I giudici sottolineano che non è indispensabile una durata prolungata nel tempo per configurare il reato: è sufficiente la ripetizione di comportamenti lesivi, anche in un periodo limitato. L’abitualità, infatti, non richiede la totale assenza di momenti di tranquillità o accordo tra le parti, né l’annullamento della capacità di autodeterminazione della vittima.
Nella ricostruzione dei fatti, emerge un quadro inquietante: il marito non solo agiva in modo violento e minaccioso, ma esercitava anche un controllo sistematico sul piano sessuale ed economico, contribuendo a rendere la vita della moglie dolorosa e priva di libertà.
Il comportamento dell’uomo è stato riconosciuto come vessatorio e sistematico, tanto da compromettere gravemente la dignità e la salute psicofisica della donna. L’imposizione sessuale e il controllo delle risorse economiche rappresentano, secondo i giudici, manifestazioni concrete di una violenza domestica che non si limita agli episodi fisici, ma si estende alla violenza psicologica e alla limitazione dell’indipendenza personale.
Secondo l’articolo 572 del Codice Penale, il reato di maltrattamenti contro familiari o conviventi si configura quando una persona abitualmente maltratta un familiare, un convivente o un soggetto sottoposto alla sua autorità o affidamento. La condotta deve causare uno stato di sofferenza prolungata, anche se alternato da momenti di apparente normalità.

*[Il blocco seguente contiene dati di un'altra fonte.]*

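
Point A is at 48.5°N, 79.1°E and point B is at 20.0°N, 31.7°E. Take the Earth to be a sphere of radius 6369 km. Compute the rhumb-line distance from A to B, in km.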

Nel caso in esame, la Corte ha specificato che la reiterazione di comportamenti lesivi, anche in assenza di danni fisici visibili, può bastare per giustificare una condanna. È dunque irrilevante che nel corso del tempo si siano alternati episodi di calma apparente: ciò non esclude la sussistenza del reato.
Con questa sentenza, la Cassazione rafforza l’indirizzo giurisprudenziale secondo cui la violenza domestica può assumere molteplici forme, non necessariamente evidenti o fisiche. Il controllo economico, la coercizione sessuale, l’umiliazione e la minaccia reiterata costituiscono condotte penalmente rilevanti che, se ripetute nel tempo, integrano l’abitualità richiesta dalla norma.
La pronuncia si inserisce in un contesto giurisprudenziale e sociale sempre più attento alla tutela delle vittime di violenza domestica. La Corte di Cassazione ribadisce che è compito del giudice valutare l’intero quadro comportamentale, tenendo conto non solo degli atti materiali ma anche degli effetti psicologici e relazionali prodotti sulle vittime.
Insomma, la sentenza n. 21568/2025 rappresenta un’importante conferma della volontà della giustizia italiana di riconoscere e contrastare le forme di violenza domestica meno visibili ma non meno gravi, come la privazione dell’autonomia economica e il controllo sessuale. Un messaggio chiaro contro ogni forma di sopraffazione nella vita di coppia.